Marcus Mariota may have impressed scouts at the NFL Combine on Saturday, but one NFL executive cautions Metro that there is still work to be done for the former Heisman winner to become a Pro Bowl quarterback.
Coming out of a college offense at Oregon that looked nothing like a pro style set-up, Mariota may have a hard time replicating his big college numbers, at least at first. According to one NFL executive, the transition period for Mariota might well mean he's not ready to be an instant starter, even if he is likely thrust into a starting role much faster than that. Mariota is considered a consensus top 10 selection and could fall to the New York Jets at No. 6 or could be a trade option for the Philadelphia Eagles, a move that would reunite him with his college coach, Chip Kelly.
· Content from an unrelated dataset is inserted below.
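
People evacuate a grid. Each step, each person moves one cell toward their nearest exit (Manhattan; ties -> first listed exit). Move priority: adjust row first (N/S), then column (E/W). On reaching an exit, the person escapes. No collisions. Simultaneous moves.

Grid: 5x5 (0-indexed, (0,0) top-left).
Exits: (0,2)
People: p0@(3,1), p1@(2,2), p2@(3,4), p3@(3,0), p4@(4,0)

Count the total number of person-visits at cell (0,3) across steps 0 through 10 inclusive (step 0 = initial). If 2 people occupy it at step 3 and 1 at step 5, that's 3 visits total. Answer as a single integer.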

“He has operated in the shotgun virtually his entire career. He's operated in a lot of pre-snap reads, not a lot of post-snap reads. When he goes elsewhere with the football, it's in a scramble setting. He hasn't called a play in three years,” the executive told Metro last week. “In college he was taught he doesn't have to throw into that picture, it's too tight. In the NFL, they're going to have him make those throws to the opposite shoulder. The picture he is taught in college just isn't there in the NFL.
“He may prove to be a 10-year answer for somebody but there's going to be a period of adjustment unless he goes to the Eagles. All the other teams have to realize that they can build in some elements but there will be an incubation time here with him.”
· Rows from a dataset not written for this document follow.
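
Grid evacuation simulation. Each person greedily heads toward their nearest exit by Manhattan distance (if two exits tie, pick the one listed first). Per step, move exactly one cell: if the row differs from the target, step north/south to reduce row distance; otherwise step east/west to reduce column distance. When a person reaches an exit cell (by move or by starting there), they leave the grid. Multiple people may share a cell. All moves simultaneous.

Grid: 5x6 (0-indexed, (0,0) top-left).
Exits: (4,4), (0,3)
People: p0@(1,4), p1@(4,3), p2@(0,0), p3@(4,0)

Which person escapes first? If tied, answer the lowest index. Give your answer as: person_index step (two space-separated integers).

Step 1: p0:(1,4)->(0,4) | p1:(4,3)->(4,4)->EXIT | p2:(0,0)->(0,1) | p3:(4,0)->(4,1)
Step 2: p0:(0,4)->(0,3)->EXIT | p1:escaped | p2:(0,1)->(0,2) | p3:(4,1)->(4,2)
Step 3: p0:escaped | p1:escaped | p2:(0,2)->(0,3)->EXIT | p3:(4,2)->(4,3)
Step 4: p0:escaped | p1:escaped | p2:escaped | p3:(4,3)->(4,4)->EXIT
Exit steps: [2, 1, 3, 4]
First to escape: p1 at step 1

Answer: 1 1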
The executive, who has a background in player personnel, gives Mariota a “first round grade” along with Jameis Winston, a player who seems to be currently consolidating his stock as the top pick in the NFL Draft. But there will be bumps along the way for both quarterbacks he cautions, and more so for Mariota.
One thing that sticks out for Mariota is that in Oregon's offense they run a high percentage of pre-snap reads, meaning that he knows before the ball is snapped where he is going with his pass. He also benefits from an offense where targets are always open and where the first-read is very often the easiest pass. It sounds eerily similar to Geno Smith two years ago, who came out of a pass-happy spread offense at West Virginia.
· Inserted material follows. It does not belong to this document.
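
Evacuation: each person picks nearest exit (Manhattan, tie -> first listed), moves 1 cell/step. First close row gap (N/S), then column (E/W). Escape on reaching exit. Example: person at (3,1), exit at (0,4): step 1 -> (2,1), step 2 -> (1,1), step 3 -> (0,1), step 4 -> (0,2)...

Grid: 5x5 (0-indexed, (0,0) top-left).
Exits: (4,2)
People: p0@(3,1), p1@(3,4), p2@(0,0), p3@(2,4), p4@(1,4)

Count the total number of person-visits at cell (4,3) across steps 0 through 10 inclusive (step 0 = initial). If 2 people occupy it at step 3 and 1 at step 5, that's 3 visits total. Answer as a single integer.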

Through two NFL seasons with the Jets, Smith has yet to finish a year with more touchdowns than interceptions.
“He's going to have a first round grade, he's going to have an eventual starter grade. [But] can he become a Pro Bowler? I don't know that,” the executive said. “If you're desperate for a quarterback, there are some traits you feel good at working with. He's going to get picked somewhere along the way.”